When we do this, some of our more blatantly egocentric attitudes become so evident that they embarrass us. These "kings of the south" put up some resistance, but once they are exposed, they have lost their hold on us. Once they are rejected, their distorted patterns of thinking lose their hold as well. The "kings of the north" have lost their plausibility. We are, in other words, well on our way to that adult state in which we can learn truths, obey them, and come eventually to love them. We can engage in self-examination, repentance, and reformation of life because our kingdom is divided, because our thinking has gained a measure of independence from our feelings.

This, though, is where our third lesson comes in. It appears that truth is leading, but in fact, we would pay no attention to truth unless there were some desire to do so. The absolute essential is that somewhere down inside, in spite of our self-absorption, we really do want to be decent Christians. We will ultimately discover that we cannot take credit for this, that it is a gift from the Lord, but it us just as much ours, just as much a part of us, as are all the other feelings and thoughts we may have.

"People believe that the truth enables us to perceive what is good because it instructs us, but this is an appearance. It is the good that enables the truth to perceive; the good is actually the soul of truth, or the life of truth. People believe that the truth leads us to the good when we live according to what the truth teaches; but it is the good that flows into the truth and leads it to itself" (Arcana Coelestia 3207:5).

The northern kingdom is the significant player on the international scene. It controls the highway. Egypt and Mesopotamia don't really care much about those people off in the mountains. They should. Some very important things are happening there, in that relative seclusion. It is to Jerusalem, after all, that the Messiah will eventually come, ushering in the kingdom that will endure long after the mighty empires of Assyria and Babylon and Egypt have crumbled. And it is the kingdom of the heart that rules us in the end. It is our love that leads us to our eternal home--not what we profess to believe, but what we love, and love enough to live.


From Arcana Coelestia 3207

But we can tell quite clearly what appearances are from things in the Word. where it speaks in the language of appearances. Still, there are levels of appearances. Natural appearances of truth are full of deceptive elements; but when they are held by people who are engaged in right living, then they are not called deceptions but appearances and even to some extent truths. The good that is in them, because there is something divine in it, gives them a different essence. On the other hand, rational appearances of truth are more or less inward. The heavens are engaged in them--the angels in heaven, that is . . . . To provide some notion of what appearances of truth are, here are some examples. I. People believe that we are reformed and regenerated by the truth that faith perceives, but this is an appearance. We are reformed and regenerated by the good that faith does, that is, by charity toward the neighbor and love for the Lord. II. People believe that the truth enables us to perceive what is good because it instructs us, but this is an appearance. The good is what enables the truth to perceive, good being the soul or the life of truth.

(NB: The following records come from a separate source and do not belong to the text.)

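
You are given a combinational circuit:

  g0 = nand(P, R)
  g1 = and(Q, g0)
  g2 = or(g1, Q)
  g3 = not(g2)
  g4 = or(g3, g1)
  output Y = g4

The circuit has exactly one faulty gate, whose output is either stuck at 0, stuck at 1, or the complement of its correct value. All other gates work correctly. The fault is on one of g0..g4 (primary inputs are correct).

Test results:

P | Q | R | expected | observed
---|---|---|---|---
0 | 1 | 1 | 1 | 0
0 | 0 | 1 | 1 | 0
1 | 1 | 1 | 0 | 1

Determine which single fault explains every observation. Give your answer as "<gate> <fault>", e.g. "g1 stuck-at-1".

Fault-free values for test 1 (P=0, Q=1, R=1): g0=1, g1=1, g2=1, g3=0, g4=1, giving Y=1. Observed 0.
Test 1: faults giving observed 0 are {g0 stuck-at-0, g0 inverted output, g1 stuck-at-0, g1 inverted output, g4 stuck-at-0, g4 inverted output}.
Test 2 (P=0, Q=0, R=1): fault-free g0=1, g1=0, g2=0, g3=1, g4=1 → 1; observed 0. Eliminates g0 stuck-at-0, g0 inverted output, g1 stuck-at-0, g1 inverted output.
Test 3 (P=1, Q=1, R=1): fault-free g0=0, g1=0, g2=1, g3=0, g4=0 → 0; observed 1. Eliminates g4 stuck-at-0.
Only g4 inverted output is consistent with every test.

g4 inverted output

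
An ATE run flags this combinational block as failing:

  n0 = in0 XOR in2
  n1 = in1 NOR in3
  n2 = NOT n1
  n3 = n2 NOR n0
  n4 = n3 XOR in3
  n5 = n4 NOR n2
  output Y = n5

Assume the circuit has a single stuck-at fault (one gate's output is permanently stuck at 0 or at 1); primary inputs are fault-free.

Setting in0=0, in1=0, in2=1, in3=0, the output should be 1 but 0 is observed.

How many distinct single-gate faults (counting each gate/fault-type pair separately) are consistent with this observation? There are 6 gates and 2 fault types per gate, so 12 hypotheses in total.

Fault-free: n0=1, n1=1, n2=0, n3=0, n4=0, n5=1 → 1. Observed 0.
  n0 stuck-at-0: output 0 ✓
  n0 stuck-at-1: output 1 ✗
  n1 stuck-at-0: output 0 ✓
  n1 stuck-at-1: output 1 ✗
  n2 stuck-at-0: output 1 ✗
  n2 stuck-at-1: output 0 ✓
  n3 stuck-at-0: output 1 ✗
  n3 stuck-at-1: output 0 ✓
  n4 stuck-at-0: output 1 ✗
  n4 stuck-at-1: output 0 ✓
  n5 stuck-at-0: output 0 ✓
  n5 stuck-at-1: output 1 ✗
Consistent faults: {n0 stuck-at-0, n1 stuck-at-0, n2 stuck-at-1, n3 stuck-at-1, n4 stuck-at-1, n5 stuck-at-0} — 6 in all.

6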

III. People believe that the truth leads us to the good when we live by what the truth teaches; but it is the good that flows into the truth and leads us to itself. IV. It seems to us that the truth perfects the good, when in fact the good is perfecting the truth. V. It seems to us as though the good things we do in our lives are the fruits of faith, but they are the fruits of charity. These few examples provide us with some knowledge of what appearances of truth are. There are countless more of the same kind.